This year’s UPRISING art exhibition an homage to Black ancestry
As students began planning the seventh annual UPRISING art exhibition at St. Olaf College, they realized it was the first year that none of them personally knew the Oles who had originally launched the series celebrating Black history and culture through the visual and performing arts.
They felt it was important to use this moment to express their gratitude for those who had paved the path for their work — both the original team behind the creation of UPRISING and other Black trailblazers.
“Wherever you are from, the people who came before us fought for us to have simple privileges, for us to be treated more humanely than they were,” says UPRISING co-curator Queenie Wynter ’25. “It was only two generations ago that my great-uncle was receiving a university acceptance letter asking for him to send them a photograph to prove he wasn’t ‘a negro.’ It’s hard to remember sometimes that the fact that we can go to college, express ourselves, and be heard is a huge deal! Because we have a space where Black expression is promoted, we just wanted to show gratitude toward those who made that easier for us to do so.”
This year’s exhibit, Never Forget the Source: An Homage to Black Ancestry, is on display through February 29 in the Groot Gallery in the Center for Art and Dance.

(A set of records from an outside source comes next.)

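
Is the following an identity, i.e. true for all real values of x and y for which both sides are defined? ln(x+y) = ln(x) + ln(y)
No, this is NOT an identity.

Claim: ln(x+y) = ln(x) + ln(y).
Test a specific point where both sides are defined: x = 3, y = 5.
LHS = ln(x+y) ≈ 2.0794
RHS = ln(x) + ln(y) ≈ 2.7081
Since 2.0794 ≠ 2.7081, the equation fails at this point, so it cannot hold for all real values of x and y for which both sides are defined.
ln(x) + ln(y) = ln(xy), not ln(x+y).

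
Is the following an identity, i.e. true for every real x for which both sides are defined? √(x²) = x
Claim: √(x²) = x.
Test a specific point where both sides are defined: x = -3.
LHS = √(x²) ≈ 3.0000
RHS = x ≈ -3.0000
Since 3.0000 ≠ -3.0000, the equation fails at this point, so it cannot hold for every real x for which both sides are defined.
√(x²) = |x|, which differs from x whenever x < 0 (both sides are defined for every real x).

Conclusion: No, this is NOT an identity.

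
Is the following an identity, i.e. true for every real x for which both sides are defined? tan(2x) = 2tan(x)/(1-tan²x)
Claim: tan(2x) = 2tan(x)/(1-tan²x).
Reasoning: tan(2x) = sin(2x)/cos(2x) = 2sin(x)cos(x) / (cos²x - sin²x). Divide numerator and denominator by cos²x: 2tan(x) / (1 - tan²x).
So the two sides agree for every real x for which both sides are defined.

Conclusion: Yes, this is an identity.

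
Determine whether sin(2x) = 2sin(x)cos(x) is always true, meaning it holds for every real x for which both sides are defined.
Claim: sin(2x) = 2sin(x)cos(x).
Reasoning: Put y = x in the addition formula sin(x+y) = sin(x)cos(y) + cos(x)sin(y): sin(2x) = sin(x)cos(x) + cos(x)sin(x) = 2sin(x)cos(x).
So the two sides agree for every real x for which both sides are defined.

Conclusion: Yes, this is an identity.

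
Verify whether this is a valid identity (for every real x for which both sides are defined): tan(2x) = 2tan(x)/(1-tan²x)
Claim: tan(2x) = 2tan(x)/(1-tan²x).
Reasoning: tan(2x) = sin(2x)/cos(2x) = 2sin(x)cos(x) / (cos²x - sin²x). Divide numerator and denominator by cos²x: 2tan(x) / (1 - tan²x).
So the two sides agree for every real x for which both sides are defined.

Conclusion: Yes, this is an identity.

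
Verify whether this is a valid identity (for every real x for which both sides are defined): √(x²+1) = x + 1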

It features photographs, drawings, poetry, original songs, a story inspired by the Shounen genre with Black warriors, an installation imitating a police investigation, and more.
“Paying homage to my ancestors is something that hits close since my East African identity has been a prevalent theme in my poetry since 2020,” says UPRISING co-curator Ruhama Solomon ’24. Paying tribute to past UPRISING exhibitions also allows everything to come full circle for the St. Olaf senior, who showcased her first poems in the show as a first-year student and is now finishing her time on the Hill by curating the exhibit for the second year in a row.
Solomon notes that the UPRISING art exhibition series, which was founded by Shaquille Brown ’19, Mercy Garriga ’18, and Rudorwamwari “Rudo” Nyakanda ’19 in response to protests against racism on the St. Olaf campus in 2017, offers a powerful space on campus for marginalized Black voices and fosters community interactions among students, faculty, and staff.
“As Black artists, we want those who do not identify with us to know this: we are not doing this solely for your consumption. We are doing this to celebrate ourselves,” Solomon says. “An artist can be defined in multiple ways and is not tied down to just a paint brush or a pencil. It is a form of expression.”